16. The Supreme Court in the case of Kali Ram Vs. State of H.P., (1973) 2 SCC 808 has observed as under:
"25. Another golden thread which runs through the web of the administration of justice in criminal cases is that if two views are possible on the evidence adduced in the case, one pointing to the guilt of the accused and other to his innocence, the view which is favourable to the accused should be adopted. This principle has a special relevance in cases wherein the guilt of the accused is sought is to established by circumstantial evidence."
17. The Supreme Court again examined in State of Odisha v. Banabihari Mohapatra & Ors, (2021) 15 SCC 268 the effect of the probability of two views in cases of appeal against acquittal and held that if two views are possible on the evidence adduced in the case, one pointing to the guilt of the accused, and the other to his innocence, the view which is favourable to the accused should be adopted.
18. The Supreme Court in Sujit Biswas v. State of Assam, (2013) 12 SCC 406 has reiterated the position that suspicion, however strong, cannot replace proof. An accused is presumed to be innocent unless proven guilty beyond a reasonable doubt.
19. In the background of the law discussed herein above, we will examine the trial court's findings and evidence adduced during the trial by the witnesses to test the legality and validity of the impugned order.

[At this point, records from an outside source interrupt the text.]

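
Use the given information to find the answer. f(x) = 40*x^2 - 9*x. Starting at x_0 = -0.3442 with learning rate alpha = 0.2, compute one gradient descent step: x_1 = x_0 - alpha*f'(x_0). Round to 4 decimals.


We compute the gradient at x_0 and apply the update.
f'(x) = 80*x - 9
f'(-0.3442) = 80*-0.3442 - 9 = -36.536
x_1 = -0.3442 - 0.2*-36.536 = 6.963


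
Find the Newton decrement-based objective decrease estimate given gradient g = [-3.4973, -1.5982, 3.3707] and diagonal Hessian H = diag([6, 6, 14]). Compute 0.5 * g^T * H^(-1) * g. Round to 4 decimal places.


Step 1: H is diagonal, so H^(-1) * g = [-0.5829, -0.2664, 0.2408].
Step 2: g^T H^(-1) g = sum_i g_i^2 / H_ii
  = (-3.4973)^2/6 + (-1.5982)^2/6 + (3.3707)^2/14
  = 2.0385 + 0.4257 + 0.8115 = 3.2758
Step 3: Objective decrease = 0.5 * g^T H^(-1) g = 1.6379


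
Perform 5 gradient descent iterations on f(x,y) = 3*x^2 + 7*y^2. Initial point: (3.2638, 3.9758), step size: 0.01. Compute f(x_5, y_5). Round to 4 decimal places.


Gradient descent on f(x,y) = 3*x^2 + 7*y^2.
Starting point: (3.2638, 3.9758), alpha = 0.01
Step 1: grad_x = 2*3*3.2638 = 19.5828, grad_y = 2*7*3.9758 = 55.6612
  x_1 = 3.2638 - 0.01*19.5828 = 3.068
  y_1 = 3.9758 - 0.01*55.6612 = 3.4192
Step 2: grad_x = 2*3*3.068 = 18.4078, grad_y = 2*7*3.4192 = 47.8686
  x_2 = 3.068 - 0.01*18.4078 = 2.8839
  y_2 = 3.4192 - 0.01*47.8686 = 2.9405
Step 3: grad_x = 2*3*2.8839 = 17.3034, grad_y = 2*7*2.9405 = 41.167
  x_3 = 2.8839 - 0.01*17.3034 = 2.7109
  y_3 = 2.9405 - 0.01*41.167 = 2.5288
Step 4: grad_x = 2*3*2.7109 = 16.2652, grad_y = 2*7*2.5288 = 35.4036
  x_4 = 2.7109 - 0.01*16.2652 = 2.5482
  y_4 = 2.5288 - 0.01*35.4036 = 2.1748
Step 5: grad_x = 2*3*2.5482 = 15.2893, grad_y = 2*7*2.1748 = 30.4471
  x_5 = 2.5482 - 0.01*15.2893 = 2.3953
  y_5 = 2.1748 - 0.01*30.4471 = 1.8703
f(2.3953, 1.8703) = 3*2.3953^2 + 7*1.8703^2 = 41.6994


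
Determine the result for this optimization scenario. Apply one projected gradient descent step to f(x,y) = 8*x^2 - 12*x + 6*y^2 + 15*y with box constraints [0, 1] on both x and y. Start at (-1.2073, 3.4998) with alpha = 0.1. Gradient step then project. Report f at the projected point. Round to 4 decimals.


Step 1: Compute gradient at (-1.2073, 3.4998).
grad_x = 2*8*-1.2073 - 12 = -31.3168
grad_y = 2*6*3.4998 + 15 = 56.9976
Step 2: Gradient step.
x_raw = -1.2073 - 0.1*-31.3168 = 1.9244
y_raw = 3.4998 - 0.1*56.9976 = -2.2
Step 3: Project onto [0, 1].
x_proj = clip(1.9244) = 1.0
y_proj = clip(-2.2) = 0.0
Step 4: Evaluate f.
f(1.0, 0.0) = -4.0


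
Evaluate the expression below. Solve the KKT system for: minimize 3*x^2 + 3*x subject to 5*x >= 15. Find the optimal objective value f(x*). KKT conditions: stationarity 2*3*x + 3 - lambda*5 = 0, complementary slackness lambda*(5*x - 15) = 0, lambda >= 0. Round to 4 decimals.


Step 1: Try lambda = 0 (constraint inactive).
x_unc = -3/(2*3) = -0.5
Check: 5*-0.5 = -2.5 < 15 -- violated!
Step 2: Constraint must be active: 5*x = 15
x* = 15/5 = 3.0
lambda = (2*3*3.0 + 3)/5 = 4.2
Step 3: Compute optimal value.
f(x*) = 3*3.0^2 + 3*3.0 = 36.0


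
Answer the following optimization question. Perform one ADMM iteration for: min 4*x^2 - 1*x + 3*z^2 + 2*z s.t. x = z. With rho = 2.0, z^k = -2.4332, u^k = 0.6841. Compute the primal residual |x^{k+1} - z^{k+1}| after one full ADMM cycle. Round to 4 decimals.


ADMM iteration with rho = 2.0, z^k = -2.4332, u^k = 0.6841
Step 1: x-update.
Minimize 4*x^2 - 1*x + (2.0/2)*(x + 2.4332 + 0.6841)^2
FOC: (2*4 + 2.0)*x = 1 + 2.0*(-2.4332 - 0.6841)
x^{k+1} = -0.5235
Step 2: z-update.
Minimize 3*z^2 + 2*z + (2.0/2)*(-0.5235 - z + 0.6841)^2
FOC: (2*3 + 2.0)*z = -2 + 2.0*(-0.5235 + 0.6841)
z^{k+1} = -0.2098
Step 3: u-update.
u^{k+1} = 0.6841 - 0.5235 + 0.2098 = 0.3705
Step 4: Primal residual = |-0.5235 + 0.2098| = 0.3136


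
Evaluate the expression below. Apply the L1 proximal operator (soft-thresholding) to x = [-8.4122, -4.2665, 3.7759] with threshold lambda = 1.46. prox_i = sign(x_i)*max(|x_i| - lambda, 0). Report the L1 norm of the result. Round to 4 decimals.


Soft-thresholding with lambda = 1.46:
prox(-8.4122) = sign(-8.4122)*max(|-8.4122| - 1.46, 0) = -6.9522
prox(-4.2665) = sign(-4.2665)*max(|-4.2665| - 1.46, 0) = -2.8065
prox(3.7759) = sign(3.7759)*max(|3.7759| - 1.46, 0) = 2.3159
prox(x) = [-6.9522, -2.8065, 2.3159]
||prox(x)||_1 = 6.9522 + 2.8065 + 2.3159 = 12.0746


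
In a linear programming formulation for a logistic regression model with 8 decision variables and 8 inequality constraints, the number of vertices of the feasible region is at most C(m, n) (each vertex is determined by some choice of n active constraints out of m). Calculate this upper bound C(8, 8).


Each vertex corresponds to some choice of n active constraints out of m, so the number of vertices is at most C(m, n) = m! / (n!(m-n)!).
m = 8, n = 8
Numerator: 8 * 7 * 6 * 5 * 4 * 3 * 2 * 1
Denominator: 8! = 40320
C(8, 8) = 1


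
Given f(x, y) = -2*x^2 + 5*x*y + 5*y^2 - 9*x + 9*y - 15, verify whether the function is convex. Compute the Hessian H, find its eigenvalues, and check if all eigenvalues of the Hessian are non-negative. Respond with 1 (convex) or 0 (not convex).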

20. We have perused the depositions of prosecution witnesses, documentary evidence supporting ocular versions and arguments advanced by learned counsel for the appellant. The prosecution witnesses have not supported the prosecution case. Rather the prosecution has failed to produce any independent eyewitness who can support the prosecution case and, therefore, we are unable to accept the submissions of the State counsel in view of the the judgments of the Apex Court which lay down the criteria for considering the appeals against acquittal. While going through the record, it is very clear that the Trial Court has given a categorical finding that the evidence is so scanty that the accused cannot be convicted and punished for the offence for which he was charged. The Trial Court has rightly not relied upon the statements of prosecution witnesses as they were not the independent witness and have not even witnessed the incident. The Trial Court has rightly held that no witness appeared before the Court to prove the last scene theory and the chain of circumstances is incomplete. The factual scenario in the present case will not permit us to take a different view then that taken by the Trial Court. In that view of the matter, we are unable to satisfy ourselves with the submission of learned A.G.A. for the appellant-State and we concur with the findings of the Trial Court.
21. The judgment of the trial court is well considered and learned counsel for the appellant is unable to point out any perversity in the findings recorded by the trial court.
22. In view of the above, application seeking leave to appeal is rejected.
Order on Government Appeal No. 884 of 2024
In view of the fact that application seeking leave to appeal has been rejected, the government appeal stands dismissed.
Let Trial Court's Record along with a copy of this judgment be sent to the trial court within two weeks.